Based on the component sequence defined in the primary system schematic, the various components are arranged within the switchgear according to their specific insulation clearance requirements. The typical layout sequence is as follows: Main Busbar → Upper Branch Busbar → Contact Box → Circuit Breaker → Contact Box → Current Transformer → Earthing Switch → Outgoing Cable Connection Busbar → Voltage Transformer.

Regarding equipment temperature rise: the switchgear design must account for the temperature rise resulting from the heat generated by current flow. Particular attention must be paid to high-heat-generating components—such as the vacuum interrupters and their upper/lower connection terminals within a vacuum circuit breaker, or the primary moving and stationary contacts of a withdrawable circuit breaker. In these critical areas, airflow must be carefully considered to prevent heat accumulation and ensure effective dissipation. Generally, current transformers may be positioned at a greater distance from the contact boxes to facilitate the conduction of heat—generated at the connection points between the busbars and the moving/stationary contacts—away from the sensitive transformer components. Furthermore, the circuit breaker compartment must incorporate appropriate ventilation designs at both its bottom and top sections.

Finally, regarding the dynamic and thermal stability of the busbars: the spacing between busbar insulation supports must be calculated based on the equipment's specified peak withstand current. The structural support requirements for the main busbar—in particular—must be carefully evaluated. These parameters are determined by applying the relevant calculation formulas to establish the fundamental design principles. For instance, in a configuration rated at 31.5 kA / 80 kA with a phase spacing of 210 mm, the support spacing must not exceed 1 meter.

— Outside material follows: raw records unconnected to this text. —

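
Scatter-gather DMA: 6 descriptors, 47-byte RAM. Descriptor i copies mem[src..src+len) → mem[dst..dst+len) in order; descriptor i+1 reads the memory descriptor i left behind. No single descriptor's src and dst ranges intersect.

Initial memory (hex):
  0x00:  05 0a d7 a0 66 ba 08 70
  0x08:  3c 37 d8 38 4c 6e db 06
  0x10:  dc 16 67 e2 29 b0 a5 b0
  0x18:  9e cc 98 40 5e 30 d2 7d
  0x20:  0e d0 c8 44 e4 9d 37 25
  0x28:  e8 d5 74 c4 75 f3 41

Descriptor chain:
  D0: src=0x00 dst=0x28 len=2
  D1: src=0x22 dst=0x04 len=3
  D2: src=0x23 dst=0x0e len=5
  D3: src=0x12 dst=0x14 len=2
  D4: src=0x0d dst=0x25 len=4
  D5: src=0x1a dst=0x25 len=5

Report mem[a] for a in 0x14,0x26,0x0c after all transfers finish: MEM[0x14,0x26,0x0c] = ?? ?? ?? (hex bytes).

  after D0: wrote 2B at 0x28 = 050a
  after D1: wrote 3B at 0x04 = c844e4
  after D2: wrote 5B at 0x0e = 44e49d3725
  after D3: wrote 2B at 0x14 = 25e2
  after D4: wrote 4B at 0x25 = 6e44e49d
  after D5: wrote 5B at 0x25 = 98405e30d2
query mem[0x14]=0x25, mem[0x26]=0x40, mem[0x0c]=0x4c

MEM[0x14,0x26,0x0c] = 25 40 4c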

Regarding considerations for internal arc pressure relief: the shockwave generated by an internal arc explosion must be capable of dislodging the pressure-relief cover plates. Consequently, it is essential to ensure that the pressure-relief channels remain unobstructed; this facilitates a rapid response—minimizing the time required for the covers to open—and ensures the swift release of internal pressure.

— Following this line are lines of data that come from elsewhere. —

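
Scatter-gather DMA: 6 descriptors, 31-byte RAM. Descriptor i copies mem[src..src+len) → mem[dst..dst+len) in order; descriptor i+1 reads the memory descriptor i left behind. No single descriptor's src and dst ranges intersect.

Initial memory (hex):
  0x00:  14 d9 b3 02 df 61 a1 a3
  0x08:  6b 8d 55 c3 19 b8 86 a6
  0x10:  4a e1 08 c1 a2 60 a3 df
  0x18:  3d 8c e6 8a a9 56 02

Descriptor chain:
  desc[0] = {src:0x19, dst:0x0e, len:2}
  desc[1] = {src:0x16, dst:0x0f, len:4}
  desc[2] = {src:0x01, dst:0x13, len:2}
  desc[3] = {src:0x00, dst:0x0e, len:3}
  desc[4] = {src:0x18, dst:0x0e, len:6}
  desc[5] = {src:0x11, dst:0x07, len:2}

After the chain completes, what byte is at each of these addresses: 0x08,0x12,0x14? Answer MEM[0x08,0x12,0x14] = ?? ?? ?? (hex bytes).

MEM[0x08,0x12,0x14] = a9 a9 b3

  after D0: wrote 2B at 0x0e = 8ce6
  after D1: wrote 4B at 0x0f = a3df3d8c
  after D2: wrote 2B at 0x13 = d9b3
  after D3: wrote 3B at 0x0e = 14d9b3
  after D4: wrote 6B at 0x0e = 3d8ce68aa956
  after D5: wrote 2B at 0x07 = 8aa9
query mem[0x08]=0xa9, mem[0x12]=0xa9, mem[0x14]=0xb3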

In terms of ease of installation and maintenance—particularly for non-standard projects—clients may request configurations involving multiple windings. Such requirements necessitate the use of multiple epoxy-cast pillar-type current transformers; furthermore, certain applications may require the incorporation of window-type current transformers to satisfy PX-class protection standards, all while maintaining the capability for operational control and maintenance to be performed from the front of the switchgear cabinet.